If you like gaming, The Hub is an excellent place to spend some time. There are two big screens, one hooked up to game consoles and one playing TV and movies on a loop. 

The Meriam Library, even without all functioning floors, is a space for students to focus on their studies. While many study groups use this space to connect, in context to third places, schoolwork is akin to work. Community building can happen, but the primary focus usually is completing assignments. 

And just in time for Fall and Winter, the Patio in front of the Wildcat Recreation Center just opened. This is underutilized so far. 

“Once in a while, there will be a couple of people out there,” A WREC employee said when asked if students use the new Patio.

“It’s not functional for students. It’s not logical,” said another employee.

The administration is out of touch with the students and what kind of spaces they would actually like to use. The Hub and sitting outside on the ground are some of the only spaces for students to relax on campus. 

Creative placemaking is the use of arts and culture to shape the general vibe with low-barrier accessibility to allow everyone in a community to be involved.

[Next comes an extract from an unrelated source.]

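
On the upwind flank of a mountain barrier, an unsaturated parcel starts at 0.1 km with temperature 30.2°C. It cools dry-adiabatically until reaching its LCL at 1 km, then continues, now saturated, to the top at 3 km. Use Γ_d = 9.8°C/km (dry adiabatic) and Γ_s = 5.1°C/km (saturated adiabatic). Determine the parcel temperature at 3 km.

11.18°C

100–1000 m, dry: Δz = 0.9 km ⇒ ΔT = -8.82°C; T = 21.38°C
1000–3000 m, saturated: Δz = 2 km ⇒ ΔT = -10.2°C; T = 11.18°C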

Projects can range anywhere from hundreds of millions of dollars for a sky bridge across New York City, to a chair being placed on the sidewalk so people can just take a break on their walk. Each successful placemaking project gives the power to the public to further use and build memories within that space.

Placemaking on campus can look like musicians singing around the campfire on a certain night, hanging hammocks from any of the strong trees, or even just more art that people can take selfies with. The goal is to pique people’s interest until the public builds a connection 

Third spaces allow students to engage with each other and their environments. However, the low-barrier approach that creative placemaking values leaves people anxious about whether they can use a public place without explicit permission. People won’t enjoy themselves if they don’t know if they are welcome there.

Removing the stigma of using public spaces without explicit permission will likely lead to more people enjoying places on campus together rather than sitting on a bench on their phones alone.

Opportunities for live music, more public art and lower barriers to use spaces will help build community and interpersonal connections on the Chico State campus. Allow the students to create their own third spaces they will use.